Step 1: Set up multiple subnet routers
Follow our guide to configure subnet routers, exposing the same routes on the same network on 2+ devices. For example, to expose 10.0.0.0/24,10.1.0.0/24
, you’ll want to run a command like this on 2+ devices.
sudo tailscale up --advertise-routes=10.0.0.0/24,10.1.0.0/24
You can configure as many subnet routers as you want to act as a failover.
Only matching advertised routes will be configured for failover. Route prefixes are not expanded for failover.
For example, if multiple subnet routers are configured with
--advertise-routes=10.0.0.0/24,10.0.100.0/24
, both routes can be used
for failover, whereas one subnet router configured with
--advertise-routes=10.0.0.0/24,10.0.100.0/24
and another configured with
--advertise-routes=10.0.0.0/16
will not be used for failover.
Subnet routers can advertise matching but disparate routes and be used for failover for the matching routes, but in practice this is not recommended.
Step 2: Activate the subnet routers in the admin console
Open the Machines page of the admin console, locate your subnet router and using the
menu at the end of the table, select Review subnet routes.
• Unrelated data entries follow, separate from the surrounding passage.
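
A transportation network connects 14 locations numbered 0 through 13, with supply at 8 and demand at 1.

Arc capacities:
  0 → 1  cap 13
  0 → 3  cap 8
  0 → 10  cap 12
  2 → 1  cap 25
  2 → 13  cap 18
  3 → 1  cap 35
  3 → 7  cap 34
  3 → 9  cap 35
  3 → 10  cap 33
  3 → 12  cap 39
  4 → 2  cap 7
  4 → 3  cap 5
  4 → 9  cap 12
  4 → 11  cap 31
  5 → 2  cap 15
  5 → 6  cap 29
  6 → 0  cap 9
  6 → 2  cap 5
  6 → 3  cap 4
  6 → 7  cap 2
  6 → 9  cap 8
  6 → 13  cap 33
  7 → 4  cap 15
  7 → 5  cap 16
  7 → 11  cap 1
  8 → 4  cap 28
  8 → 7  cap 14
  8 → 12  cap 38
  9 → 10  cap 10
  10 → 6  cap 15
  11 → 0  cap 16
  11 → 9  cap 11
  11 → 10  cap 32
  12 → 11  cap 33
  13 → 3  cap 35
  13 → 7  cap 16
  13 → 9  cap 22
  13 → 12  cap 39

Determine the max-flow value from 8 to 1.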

This will open up the Subnet settings.
Click Enable on your routes so that Tailscale distributes the subnet routes to the rest of the nodes on your Tailscale network.
Step 3: Done!
Once you have 2+ subnet routers exposing the same route on the same network, the Tailscale control server will automatically manage the failover between the different routers. Currently, if a subnet router is disconnected from the control plane for more than 15 seconds, traffic will be routed to another subnet router.